Drei Favoriten aus drei Branchen
Interessant ist auch, dass Schweden nach Südkorea weltweit über das am besten ausgebaute Glasfasernetz verfügt. Drei Viertel der Schweden surfen mit Highspeed im Internet. Dazu passt, dass mit dem Netzwerkausrüster Ericsson ein Unternehmen aus diesem Bereich auch im Leitindex enthalten ist. Allerdings tritt die Aktie auf der Stelle. Beim Bau von 5G-Rechenzentren für die Datenübertragung sowie dem 5G-Antennennetz hat man es mit schwergewichtigen Konkurrenten wie Huawei aus China und Nokia aus Finnland zu tun. Immerhin ist inzwischen klar, dass chinesische Zulieferer im Fall der Rechenzentren in Deutschland aufgrund von Sicherheitsbedenken nicht zum Zuge kommen. Vodafone etwa gab vor Kurzem einen Vertrag für das sogenannte Kernnetz mit Ericsson bekannt, die Laufzeit beträgt fünf Jahre.
Spannend bleibt auch Nordea Bank, einer der größten Finanzdienstleister in Nordeuropa und den baltischen Staaten. Neben den traditionellen Bankgeschäften bietet man auch Vermögensverwaltung und Versicherungen an.

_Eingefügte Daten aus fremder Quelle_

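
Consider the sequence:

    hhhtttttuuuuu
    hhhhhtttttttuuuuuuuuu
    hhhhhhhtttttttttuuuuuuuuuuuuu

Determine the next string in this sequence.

hhhhhhhhhtttttttttttuuuuuuuuuuuuuuuuu

Reading off run lengths: h runs 3, 5, 7; t runs 5, 7, 9; u runs 5, 9, 13 — each is linear in n (n = 1, 2, …).
Setting n = 4 gives 9, 11, 17 characters in each block.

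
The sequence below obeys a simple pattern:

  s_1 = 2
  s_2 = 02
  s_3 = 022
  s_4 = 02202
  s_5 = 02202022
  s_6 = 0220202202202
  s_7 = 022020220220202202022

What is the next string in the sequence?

Each term (from the third on) is the previous term followed by the one before it: term 3 = 02·2 = 022.
The next term joins 022020220220202202022 and 0220202202202.

0220202202202022020220220202202202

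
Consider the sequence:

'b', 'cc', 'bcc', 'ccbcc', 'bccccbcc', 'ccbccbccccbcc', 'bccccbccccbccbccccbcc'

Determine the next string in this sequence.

ccbccbccccbccbccccbccccbccbccccbcc

Each term (from the third on) is the two preceding terms concatenated in order: term 3 = b·cc = bcc.
The next term joins ccbccbccccbcc and bccccbccccbccbccccbcc.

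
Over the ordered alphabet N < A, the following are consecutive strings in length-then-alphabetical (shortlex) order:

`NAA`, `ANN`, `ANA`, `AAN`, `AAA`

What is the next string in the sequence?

NNNN

After AAA the length-3 strings are exhausted; the first length-4 string is 4 copies of N.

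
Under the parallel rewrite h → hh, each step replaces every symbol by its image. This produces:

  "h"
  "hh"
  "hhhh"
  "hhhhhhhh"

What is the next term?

hhhhhhhhhhhhhhhh

Apply φ to hhhhhhhh symbol by symbol: h→hh, h→hh, h→hh, h→hh, h→hh, h→hh, h→hh, h→hh; joined: hh hh hh hh hh hh hh hh.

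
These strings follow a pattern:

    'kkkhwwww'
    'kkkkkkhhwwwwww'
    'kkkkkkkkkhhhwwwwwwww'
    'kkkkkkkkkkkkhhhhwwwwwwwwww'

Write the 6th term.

Each string has the form k^{3n} h^{n} w^{2n+2} (n = 1, 2, …).
At n = 6 the blocks have lengths 18, 6, 14.

kkkkkkkkkkkkkkkkkkhhhhhhwwwwwwwwwwwwww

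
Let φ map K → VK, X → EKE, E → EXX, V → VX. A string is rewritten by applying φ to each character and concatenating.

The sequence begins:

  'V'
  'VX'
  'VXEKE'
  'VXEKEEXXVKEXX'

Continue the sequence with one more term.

VXEKEEXXVKEXXEXXEKEEKEVXVKEXXEKEEKE

φ(VXEKEEXXVKEXX) expands symbol-by-symbol to VX EKE EXX VK EXX EXX EKE EKE VX VK EXX EKE EKE; joining the 13 pieces gives the next term.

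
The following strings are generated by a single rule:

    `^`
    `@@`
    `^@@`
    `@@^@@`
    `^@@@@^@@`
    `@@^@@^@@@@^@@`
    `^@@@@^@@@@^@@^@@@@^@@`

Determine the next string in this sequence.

@@^@@^@@@@^@@^@@@@^@@@@^@@^@@@@^@@

This is a Fibonacci-style word recurrence s(k) = s(k−2)·s(k−1): e.g. ^·@@ = ^@@.
So term 8 is @@^@@^@@@@^@@·^@@@@^@@@@^@@^@@@@^@@.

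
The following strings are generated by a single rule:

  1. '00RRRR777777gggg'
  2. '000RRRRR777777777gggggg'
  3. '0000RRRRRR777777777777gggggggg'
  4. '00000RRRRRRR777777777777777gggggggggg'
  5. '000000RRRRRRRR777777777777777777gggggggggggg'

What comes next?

0000000RRRRRRRRR777777777777777777777gggggggggggggg

Term n consists of n 0's, followed by n+2 R's, followed by 3n 7's, followed by 2n g's, where the shown terms are n = 2, 3, 4, 5, 6.
At n = 7 the blocks have lengths 7, 9, 21, 14.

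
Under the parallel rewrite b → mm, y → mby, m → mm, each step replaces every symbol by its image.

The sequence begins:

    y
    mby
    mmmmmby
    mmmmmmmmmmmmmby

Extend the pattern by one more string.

mmmmmmmmmmmmmmmmmmmmmmmmmmmmmby

Replace each of the 15 characters of mmmmmmmmmmmmmby in place — mm mm mm mm mm mm mm mm mm mm mm mm mm mm mby — and concatenate.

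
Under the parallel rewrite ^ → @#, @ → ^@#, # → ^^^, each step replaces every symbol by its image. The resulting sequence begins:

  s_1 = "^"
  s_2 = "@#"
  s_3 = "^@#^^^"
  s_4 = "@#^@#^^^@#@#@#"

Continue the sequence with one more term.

^@#^^^@#^@#^^^@#@#@#^@#^^^^@#^^^^@#^^^

Applying the rule to each of the 14 symbols of @#^@#^^^@#@#@# gives the pieces ^@# ^^^ @# ^@# ^^^ @# @# @# ^@# ^^^ ^@# ^^^ ^@# ^^^, which concatenate to the answer.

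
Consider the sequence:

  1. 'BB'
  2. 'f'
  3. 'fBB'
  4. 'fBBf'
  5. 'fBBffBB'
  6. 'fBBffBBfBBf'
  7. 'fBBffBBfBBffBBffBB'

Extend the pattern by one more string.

This is a Fibonacci-style word recurrence s(k) = s(k−1)·s(k−2): e.g. f·BB = fBB.
So term 8 is fBBffBBfBBffBBffBB·fBBffBBfBBf.

fBBffBBfBBffBBffBBfBBffBBfBBf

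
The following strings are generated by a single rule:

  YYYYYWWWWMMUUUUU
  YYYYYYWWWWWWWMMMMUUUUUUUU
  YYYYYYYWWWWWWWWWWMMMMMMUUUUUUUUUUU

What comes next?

Term n consists of n+3 Y's, followed by 3n-2 W's, followed by 2n-2 M's, followed by 3n-1 U's, where the shown terms are n = 2, 3, 4.
For the next term, n = 5, so the run lengths are 8, 13, 8, 14.

YYYYYYYYWWWWWWWWWWWWWMMMMMMMMUUUUUUUUUUUUUU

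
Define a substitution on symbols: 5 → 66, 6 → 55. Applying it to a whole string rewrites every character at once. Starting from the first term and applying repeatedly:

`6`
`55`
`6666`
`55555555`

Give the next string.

6666666666666666

Expanding 55555555: 5→66, 5→66, 5→66, 5→66, 5→66, 5→66, 5→66, 5→66. Concatenated: 66 66 66 66 66 66 66 66.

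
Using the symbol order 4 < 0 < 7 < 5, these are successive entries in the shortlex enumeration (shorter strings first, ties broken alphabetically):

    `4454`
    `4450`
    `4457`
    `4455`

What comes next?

Find the rightmost character of 4455 below 5, bump it to the next letter, and reset everything to its right to 4.

4044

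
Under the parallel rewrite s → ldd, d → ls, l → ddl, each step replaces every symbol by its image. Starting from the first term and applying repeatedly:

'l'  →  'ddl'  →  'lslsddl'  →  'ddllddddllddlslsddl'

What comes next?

lslsddlddllslslslsddlddllslsddllddddllddlslsddl

φ(ddllddddllddlslsddl) expands symbol-by-symbol to ls ls ddl ddl ls ls ls ls ddl ddl ls ls ddl ldd ddl ldd ls ls ddl; joining the 19 pieces gives the next term.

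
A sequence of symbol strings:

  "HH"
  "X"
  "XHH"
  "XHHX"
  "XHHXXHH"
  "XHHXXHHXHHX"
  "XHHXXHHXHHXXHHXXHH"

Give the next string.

XHHXXHHXHHXXHHXXHHXHHXXHHXHHX

This is a Fibonacci-style word recurrence s(k) = s(k−1)·s(k−2): e.g. X·HH = XHH.
So term 8 is XHHXXHHXHHXXHHXXHH·XHHXXHHXHHX.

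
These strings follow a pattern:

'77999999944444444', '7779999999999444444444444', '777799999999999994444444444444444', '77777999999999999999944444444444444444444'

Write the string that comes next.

7777779999999999999999999444444444444444444444444

The n-th term is n 7's then 3n+1 9's then 4n 4's, where the shown terms are n = 2, 3, 4, 5.
For the next term, n = 6, so the run lengths are 6, 19, 24.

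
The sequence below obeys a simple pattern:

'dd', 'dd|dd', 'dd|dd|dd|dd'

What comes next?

s(k+1) = s(k)·|·s(k) — each term doubles the last with '|' between the halves.
So the next term is two copies of dd|dd|dd|dd with '|' between the halves.

dd|dd|dd|dd|dd|dd|dd|dd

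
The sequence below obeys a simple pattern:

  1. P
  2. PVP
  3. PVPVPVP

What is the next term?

s(k+1) = s(k)·V·s(k) — each term doubles the last with 'V' between the halves.
One more doubling of PVPVPVP gives the answer.

PVPVPVPVPVPVPVP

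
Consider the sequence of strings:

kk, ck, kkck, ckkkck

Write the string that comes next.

Each term (from the third on) is the two preceding terms concatenated in order: term 3 = kk·ck = kkck.
So term 5 is kkck·ckkkck.

kkckckkkck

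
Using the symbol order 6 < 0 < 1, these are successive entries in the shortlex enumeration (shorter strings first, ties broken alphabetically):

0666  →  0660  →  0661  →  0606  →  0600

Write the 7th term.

0616

Stepping forward 2 times from 0600: 0600 → 0601, then the target.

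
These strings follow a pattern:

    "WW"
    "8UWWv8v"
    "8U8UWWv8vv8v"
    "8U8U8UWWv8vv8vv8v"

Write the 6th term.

Every step adds 8U to the front and v8v to the end of the previous string.
From 8U8U8UWWv8vv8vv8v, 2 further steps: 8U8U8UWWv8vv8vv8v → 8U8U8U8UWWv8vv8vv8vv8v → (answer).

8U8U8U8U8UWWv8vv8vv8vv8vv8v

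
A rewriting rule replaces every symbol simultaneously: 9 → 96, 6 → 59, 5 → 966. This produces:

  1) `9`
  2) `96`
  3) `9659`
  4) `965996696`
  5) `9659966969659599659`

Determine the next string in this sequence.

Rewriting the 19 symbols of 9659966969659599659 one by one yields 96 59 966 96 96 59 59 96 59 96 59 966 96 966 96 96 59 966 96; concatenated:

965996696965959965996599669696696965996696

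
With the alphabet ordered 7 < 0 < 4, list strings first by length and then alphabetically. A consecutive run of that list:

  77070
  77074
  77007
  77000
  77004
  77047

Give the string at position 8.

77044

Stepping forward 2 times from 77047: 77047 → 77040, then the target.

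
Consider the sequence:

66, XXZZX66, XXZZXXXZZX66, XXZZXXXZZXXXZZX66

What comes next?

Every step adds XXZZX at the front: s(k+1) = XXZZX·s(k).
One more step from XXZZXXXZZXXXZZX66 gives the answer.

XXZZXXXZZXXXZZXXXZZX66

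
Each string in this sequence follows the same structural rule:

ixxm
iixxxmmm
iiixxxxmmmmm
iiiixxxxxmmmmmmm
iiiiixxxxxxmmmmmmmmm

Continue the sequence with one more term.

iiiiiixxxxxxxmmmmmmmmmmm

Term n consists of n i's, followed by n+1 x's, followed by 2n-1 m's (n = 1, 2, …).
For the next term, n = 6, so the run lengths are 6, 7, 11.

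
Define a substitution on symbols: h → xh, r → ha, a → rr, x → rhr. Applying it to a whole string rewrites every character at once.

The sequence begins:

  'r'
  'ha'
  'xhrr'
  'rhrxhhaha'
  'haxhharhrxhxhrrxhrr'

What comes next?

xhrrrhrxhxhrrhaxhharhrxhrhrxhhaharhrxhhaha

Applying the rule to each of the 19 symbols of haxhharhrxhxhrrxhrr gives the pieces xh rr rhr xh xh rr ha xh ha rhr xh rhr xh ha ha rhr xh ha ha, which concatenate to the answer.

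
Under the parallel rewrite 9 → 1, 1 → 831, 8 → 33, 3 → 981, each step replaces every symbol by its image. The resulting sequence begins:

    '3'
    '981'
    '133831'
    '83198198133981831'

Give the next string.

Rewriting the 17 symbols of 83198198133981831 one by one yields 33 981 831 1 33 831 1 33 831 981 981 1 33 831 33 981 831; concatenated:

3398183113383113383198198113383133981831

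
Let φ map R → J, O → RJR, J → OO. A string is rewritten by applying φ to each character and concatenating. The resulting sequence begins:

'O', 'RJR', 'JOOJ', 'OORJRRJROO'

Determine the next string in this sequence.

Apply φ to OORJRRJROO symbol by symbol: O→RJR, O→RJR, R→J, J→OO, R→J, R→J, J→OO, R→J, O→RJR, O→RJR; joined: RJR RJR J OO J J OO J RJR RJR.

RJRRJRJOOJJOOJRJRRJR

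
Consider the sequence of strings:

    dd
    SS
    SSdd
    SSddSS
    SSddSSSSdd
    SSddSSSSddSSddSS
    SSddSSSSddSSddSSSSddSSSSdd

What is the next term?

This is a Fibonacci-style word recurrence s(k) = s(k−1)·s(k−2): e.g. SS·dd = SSdd.
The next term joins SSddSSSSddSSddSSSSddSSSSdd and SSddSSSSddSSddSS.

SSddSSSSddSSddSSSSddSSSSddSSddSSSSddSSddSS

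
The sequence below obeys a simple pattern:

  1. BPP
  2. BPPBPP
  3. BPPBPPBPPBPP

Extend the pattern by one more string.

Every step duplicates the string.
One more doubling of BPPBPPBPPBPP gives the answer.

BPPBPPBPPBPPBPPBPPBPPBPP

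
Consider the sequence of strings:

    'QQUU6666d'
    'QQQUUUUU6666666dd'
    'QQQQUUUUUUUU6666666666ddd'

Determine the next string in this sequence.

QQQQQUUUUUUUUUUU6666666666666dddd

The n-th term is n+1 Q's then 3n-1 U's then 3n+1 6's then n d's (n = 1, 2, …).
Setting n = 4 gives 5, 11, 13, 4 characters in each block.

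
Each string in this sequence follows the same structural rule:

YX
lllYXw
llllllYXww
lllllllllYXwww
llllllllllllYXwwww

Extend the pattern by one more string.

Every step adds lll to the front and w to the end of the previous string.
Applying this once more to llllllllllllYXwwww:

lllllllllllllllYXwwwww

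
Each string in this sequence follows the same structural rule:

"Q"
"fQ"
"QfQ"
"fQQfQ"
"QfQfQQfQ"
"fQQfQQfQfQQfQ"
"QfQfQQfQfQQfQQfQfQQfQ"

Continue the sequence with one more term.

Each term (from the third on) is the two preceding terms concatenated in order: term 3 = Q·fQ = QfQ.
Continuing: fQQfQQfQfQQfQ · QfQfQQfQfQQfQQfQfQQfQ gives term 8.

fQQfQQfQfQQfQQfQfQQfQfQQfQQfQfQQfQ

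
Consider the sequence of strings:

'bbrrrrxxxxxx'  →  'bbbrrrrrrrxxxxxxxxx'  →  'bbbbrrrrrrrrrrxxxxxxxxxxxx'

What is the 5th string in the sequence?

Term n consists of n+1 b's, followed by 3n+1 r's, followed by 3n+3 x's (n = 1, 2, …).
Setting n = 5 gives 6, 16, 18 characters in each block.

bbbbbbrrrrrrrrrrrrrrrrxxxxxxxxxxxxxxxxxx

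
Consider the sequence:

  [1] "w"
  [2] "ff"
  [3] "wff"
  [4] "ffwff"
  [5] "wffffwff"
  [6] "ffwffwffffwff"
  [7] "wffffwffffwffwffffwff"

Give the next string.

From term 3 onward, concatenate the second-to-last term with the last: w·ff = wff, ff·wff = ffwff, …
The next term joins ffwffwffffwff and wffffwffffwffwffffwff.

ffwffwffffwffwffffwffffwffwffffwff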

Nordea profitiert wie die Branche insgesamt von den Änderungen in der Zinslandschaft. Die Analysten gegen daher von steigenden Gewinnen bis 2024 aus. Nordea glänzt zudem mit einer Dividendenrendite von aktuell 4,3 Prozent. Ab dem vierten Quartal sind umfangreiche Aktienrückkäufe geplant, was sich positiv auf den Gewinn pro Aktie auswirkt. Und das nicht zu knapp. In einer Analyse der Berenberg Bank heißt es: "Die Rückkäufe entsprechen 4,5 Milliarden Euro an Kapital."
Gut läuft es auch bei Hennes & Mauritz. Zwischen Juni und Ende August konnte der Konzern mit Marken wie Arket, COS sowie &OtherStories das operative Ergebnis im Vergleich zum Vorjahr mehr als verdoppeln. Der Quartalsgewinn legte nach Steuern um das 2,6-Fache zu. Ausschlaggebend war, dass die Produkte wieder mit weniger Rabatt verkauft werden können und H & M die Kosten besser im Griff hat. Zudem profitierte der Konzern von zusätzlichen Öffnungen seiner Geschäfte. Auch das Segment Online-Shopping wächst weiter.